Resilient supply chains - A blueprint for supply chain systems fit for the future
Recent headlines have been dominated with reports of disrupted and broken supply chains affecting consumers and businesses across the world. The COVID-19 pandemic exposed the fragility of many supply chains, with the added complexity of the UK’s departure from the European Union creating a further challenging regulatory layer which businesses must navigate and respond to.
Leidos has formally launched its Resilient Supply Chains paper, co-authored by Professor Richard Wilding and Dr Malcolm Wheatley. Professor Richard Wilding, of the Cranfield School of Management, is recognised globally for his thought leadership in logistics and supply chain management. Dr Malcolm Wheatley, also a Visiting Fellow at Cranfield School of Management, specialises in the areas of supply chain management, procurement, and manufacturing.
The research sets out in stark terms that a fundamental, attitudinal shift is taking place in relation to supply chains. As Professor Wilding notes, “whereas once procurement was all about procuring for cost… increasingly, the focus is moving to procuring for resilience”. At Leidos, we have seen this in action.
Since 2015, through our management of the UK Ministry of Defence’s Logistics Commodities Services Transformation Programme (LCST), Leidos has been at the vanguard of revolutionising and enhancing the UK’s defence supply chain. Embedding resilience has been a fundamental element of that.

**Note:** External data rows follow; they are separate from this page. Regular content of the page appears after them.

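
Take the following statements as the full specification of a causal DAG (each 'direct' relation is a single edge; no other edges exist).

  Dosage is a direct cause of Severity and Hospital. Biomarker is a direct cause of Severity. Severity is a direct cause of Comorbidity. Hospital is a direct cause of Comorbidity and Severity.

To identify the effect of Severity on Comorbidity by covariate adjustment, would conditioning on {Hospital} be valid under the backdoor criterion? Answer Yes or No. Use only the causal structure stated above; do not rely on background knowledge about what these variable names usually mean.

Backdoor paths from Severity to Comorbidity (paths whose first edge points into Severity):
  P1: Severity <- Dosage -> Hospital -> Comorbidity
  P2: Severity <- Hospital -> Comorbidity
Condition 1 (no descendant of Severity in the set): holds — descendants of Severity are {Comorbidity}; none are in {Hospital}.
Condition 2 (every backdoor path blocked by {Hospital}):
  P1: blocked at chain node Hospital ∈ conditioning set.
  P2: blocked at fork node Hospital ∈ conditioning set.
{Hospital} satisfies the backdoor criterion.

Yes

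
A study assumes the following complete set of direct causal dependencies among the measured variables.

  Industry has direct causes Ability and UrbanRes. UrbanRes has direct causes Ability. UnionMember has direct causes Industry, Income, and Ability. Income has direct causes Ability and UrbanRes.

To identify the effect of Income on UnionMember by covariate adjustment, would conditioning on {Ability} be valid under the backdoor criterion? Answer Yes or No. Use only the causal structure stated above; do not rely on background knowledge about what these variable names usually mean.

Backdoor paths from Income to UnionMember (paths whose first edge points into Income):
  P1: Income <- Ability -> UrbanRes -> Industry -> UnionMember
  P2: Income <- Ability -> Industry -> UnionMember
  P3: Income <- Ability -> UnionMember
  P4: Income <- UrbanRes <- Ability -> Industry -> UnionMember
  P5: Income <- UrbanRes <- Ability -> UnionMember
  P6: Income <- UrbanRes -> Industry <- Ability -> UnionMember
  P7: Income <- UrbanRes -> Industry -> UnionMember
Condition 1 (no descendant of Income in the set): holds — descendants of Income are {UnionMember}; none are in {Ability}.
Condition 2 (every backdoor path blocked by {Ability}):
  P1: blocked at fork node Ability ∈ conditioning set.
  P2: blocked at fork node Ability ∈ conditioning set.
  P3: blocked at fork node Ability ∈ conditioning set.
  P4: blocked at fork node Ability ∈ conditioning set.
  P5: blocked at fork node Ability ∈ conditioning set.
  P6: blocked at collider Industry (neither it nor any descendant is in the conditioning set).
  P7: open — no interior node is in the conditioning set.
{Ability} does not satisfy the backdoor criterion.

No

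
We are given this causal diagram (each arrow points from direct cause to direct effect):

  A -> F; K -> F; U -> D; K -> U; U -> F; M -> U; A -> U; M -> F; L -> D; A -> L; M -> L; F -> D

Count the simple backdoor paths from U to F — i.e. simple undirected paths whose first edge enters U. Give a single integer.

7

A backdoor path from U to F is any simple undirected path whose first edge points into U (i.e. leaves U via a parent).
Parents of U: {A, K, M}.
Enumerating:
  P1: U <- M -> L <- A -> F
  P2: U <- M -> L -> D <- F
  P3: U <- M -> F
  P4: U <- K -> F
  P5: U <- A -> L <- M -> F
  P6: U <- A -> L -> D <- F
  P7: U <- A -> F
That exhausts the simple backdoor paths. Count: 7.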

During the pandemic, for example, the deployment of armed forces personnel, as well as the delivery of Personal Protective Equipment (PPE) and vaccine supplies, would not have been possible without the military volunteering its supply chains to the needs of the nation at a time of unparalleled crisis. The principles which underpinned the military’s role throughout the pandemic have been employed in operations across the world where Leidos has played a central role in managing the logistics of high-pressure environments, including on the Antarctic continent and the International Space Station.
The main takeaway from Professor Wilding and Dr Wheatley’s findings is that businesses, and nations, will need to adopt extensive measures to improve and protect supply chain systems against the unpredictable sway of geopolitical trends. Resilience is increasingly becoming recognised as the theme and focus of the future. With the volatility of existing systems unmasked by the effects of the pandemic, businesses will need to reflect on their preparedness against the repercussions of an uncertain and erratic future.
Leidos’ Chief Executive for the UK and Europe, Simon Fovargue, marking the publication of this paper has said that it is “all the more timely”, as it “explores Leidos’ approach to establishing resilience in existing supply chains and outlining how to futureproof against similar crises in the future”.
Lieutenant General Darrell K. Williams, Vice President and Managing Director for the Leidos UK Logistics Division, who provided the foreword for the paper believes that “now is the time for serious and urgent reflection”, without which, businesses and Governments “will fail to make the necessary adjustments required by a constantly evolving state of global affairs, and a precarious future”.